Even though Bronx has much lower total number of arrest in 2010, 2015, and 2019, in 2020, arrest number in Bronx (32 382) is almost the same as the number in Manhattan (32 609), where the difference divided by Manhattan is less than 1%. Manhattan performs much better than Bronx in cutting the total number considering the difference between the 2 boroughs in 2010 divided by Manhattan is over 11%, or 12k.
The same thing happened between Manhattan and Queens. In 2010, the numbers gap divided by Manhattan is over 32%, or 36k. However, in 2020, gap is merely 8.5%, or 2.7k.
5.2 Crime Complaint Analysis
To provide a more comprehensive understanding about the crime number trend, we import Complaints Data. We analyze this set as follow:
Draft trend dectection by solely analyzing this set.
Combine Arrest and Complaint Data sets
Provide a NLP analysis to address what are the exact contents of complaints
5.2.1 Time Analysis
Although Arrests Data shows a dramatic downfall during the years, the Complaints Data is different. Misdemeanor still shows material decreasing, but Felony and Violation does not. The complaint about violation even has a increasing trend starting 2011. We can check this further by combining the arrests and complaints data sets.
The 2 data sets have patterns as follow:
Felony and misdemeanor share the general tread of increasing/decreasing in different periods. That is to say, when arrest number falls, complaints number falls, too.
From 2006 to 2020, the number of violation in complaints and arrests diverge all the time. This category almost follows a contrary direction in number changes. From 2006 to 2011, as the actual arrests raise, the complaints slightly fall. From 2012 to 2020, as the arrests number dramatically falls, the complaints about violation present a upward trend.

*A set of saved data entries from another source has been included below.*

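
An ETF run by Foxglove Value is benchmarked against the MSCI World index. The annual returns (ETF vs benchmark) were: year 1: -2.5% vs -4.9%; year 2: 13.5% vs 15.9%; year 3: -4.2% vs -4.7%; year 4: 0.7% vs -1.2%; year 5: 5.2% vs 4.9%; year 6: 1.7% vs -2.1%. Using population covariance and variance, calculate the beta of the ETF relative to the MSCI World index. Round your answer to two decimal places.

0.78

r̄p = 2.4000%,  r̄m = 1.3167%
Cov = Σ(rp − r̄p)(rm − r̄m) / 6 = 41.4583
Var(rm) = Σ(rm − r̄m)² / 6 = 53.0614
β = Cov / Var = 41.4583 / 53.0614 = 0.7813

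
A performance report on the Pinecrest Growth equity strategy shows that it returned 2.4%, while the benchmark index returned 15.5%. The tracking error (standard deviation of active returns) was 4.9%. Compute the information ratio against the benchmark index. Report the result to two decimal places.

-2.67

IR = (Rp − Rb) / TE = (2.4% − 15.5%) / 4.9% = -13.10% / 4.9% = -2.6735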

We can proof our observations in a more accurate way. By calculating the ratio of arrest over complaint, we merged the 2 data sets into a comprehensive one. The smaller the ratio, the bigger the gap between complaints and arrests (complaints > arrests).
The most important pattern is, starting from 2013, a consecutive decreasing in Violation happened. If we regard the actual arrests as actual happened crimes, the social security powers have successfully rooted violation.
Both felony and misdemeanor displayed a relatively stable range before 2014. Starting from 2015, both of the ratios entered a decreasing period. The misdemeanor ratio implies a bigger gap between arrests and complains.
5.2.2 NLP Analysis
This word cloud displayed the actual contents of complaints in a decent way. The top 3 level of contents are mainly stealing and assaulting. Specifically:
Larceny is the most common complaints.
Petit, harassment, and assault make up the second level
The third level of common complaints was formed by offenses and mischief.
5.3 Hate Crime Analysis
Based on the heat map, we can derive analysis in a high-to-low manner:
Harlem in Manhattan has the most hate crimes.
Jamaica, Rochdale, Laurelton, Cambridge Heights, and Queens Village is very close to Harlem.
Area close to Broadway in Brooklyn, Area close to Belt Pkwy in Brooklyn, Flushing in Queens, Midtown & Upper Town in Manhattan has higher Hate Crimes number than most of other areas in New York City.
Staten Island has a very small number of Hate Crimes.